The most masterful use of the symbolic door in cinematography is in the film Spring, Summer, Fall, Winter... and Spring by Korean avant garde director Kim Ki-duk. The story takes place in a Buddhist monastery in the middle of a lake. Although there is no border around the monastery, every character enters and exits from the freestanding door.

The young boy returns to the monastery in middle life, after committing a crime.

The young boy returns to the monastery in middle life, after committing a crime.

The door marks a transitional point from a mundane world to a spiritual world where religion is supposed to redeem one’s soul of sins. When the characters each enters this door, they each acknowledges that they are entering a Buddhist realm, and acquiesces to the implicit rules set by the old monk.

Inside the small monastery, the old monk and his young disciple’s main living space, their beds are separated by two wood doors. But just as the gateway to the lake, there is no wall that separates the two beds in one room. While the two monks usually get off their respective bed through the doorway, it is possible for them to move away from the bed elsewhere. As the plot progresses, the young monk disregards the Buddhist’s ascetic guidelines and one night, he secretively crawls out of bed from outside of the wood door to see the girl of his desire.

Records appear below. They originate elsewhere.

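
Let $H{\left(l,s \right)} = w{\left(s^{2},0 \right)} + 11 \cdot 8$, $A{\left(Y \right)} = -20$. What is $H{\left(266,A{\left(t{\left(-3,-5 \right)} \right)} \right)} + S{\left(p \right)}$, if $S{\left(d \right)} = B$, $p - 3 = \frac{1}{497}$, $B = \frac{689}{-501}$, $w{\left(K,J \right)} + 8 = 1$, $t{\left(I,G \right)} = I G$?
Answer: $\frac{39892}{501} \approx 79.625$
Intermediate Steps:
$t{\left(I,G \right)} = G I$
$w{\left(K,J \right)} = -7$ ($w{\left(K,J \right)} = -8 + 1 = -7$)
$H{\left(l,s \right)} = 81$ ($H{\left(l,s \right)} = -7 + 11 \cdot 8 = -7 + 88 = 81$)
$B = - \frac{689}{501}$ ($B = 689 \left(- \frac{1}{501}\right) = - \frac{689}{501} \approx -1.3752$)
$p = \frac{1492}{497}$ ($p = 3 + \frac{1}{497} = \frac{1492}{497} \approx 3.002$)
$S{\left(d \right)} = - \frac{689}{501}$
$H{\left(266,A{\left(t{\left(-3,-5 \right)} \right)} \right)} + S{\left(p \right)} = 81 - \frac{689}{501} = \frac{39892}{501}$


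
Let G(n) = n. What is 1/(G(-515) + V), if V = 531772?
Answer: 1/531257 ≈ 1.8823e-6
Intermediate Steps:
1/(G(-515) + V) = 1/(-515 + 531772) = 1/531257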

The wall-less doors in this film are immaterial lines of rules, of compassion and of self-control. To walk through the invisible borders through the visible doors is to respect one’s own conscience. However, the absence of walls symbolize a will to follow human nature, including its tendency to commit sins. To cross the line improperly is not prohibited but it will cause penitence. This is the calmly pessimistic attitude expressed throughout the dark-toned film. The director’s choice to leave out the walls, or the boundaries, sharply questions religion - whether it is effective as a way of finding redemption.

monastery door 春夏秋冬.jpg

The abnormally behaving doors in the above cases are not merely an architectural element, but a socially constructed operable transition. A normal door to a building is as a coma to a sentence, but a morbid door to a realm to which it connects is as a rhetorical device to a piece of literature, one that can be used in unorthodox ways to create different kinds of rhetorics.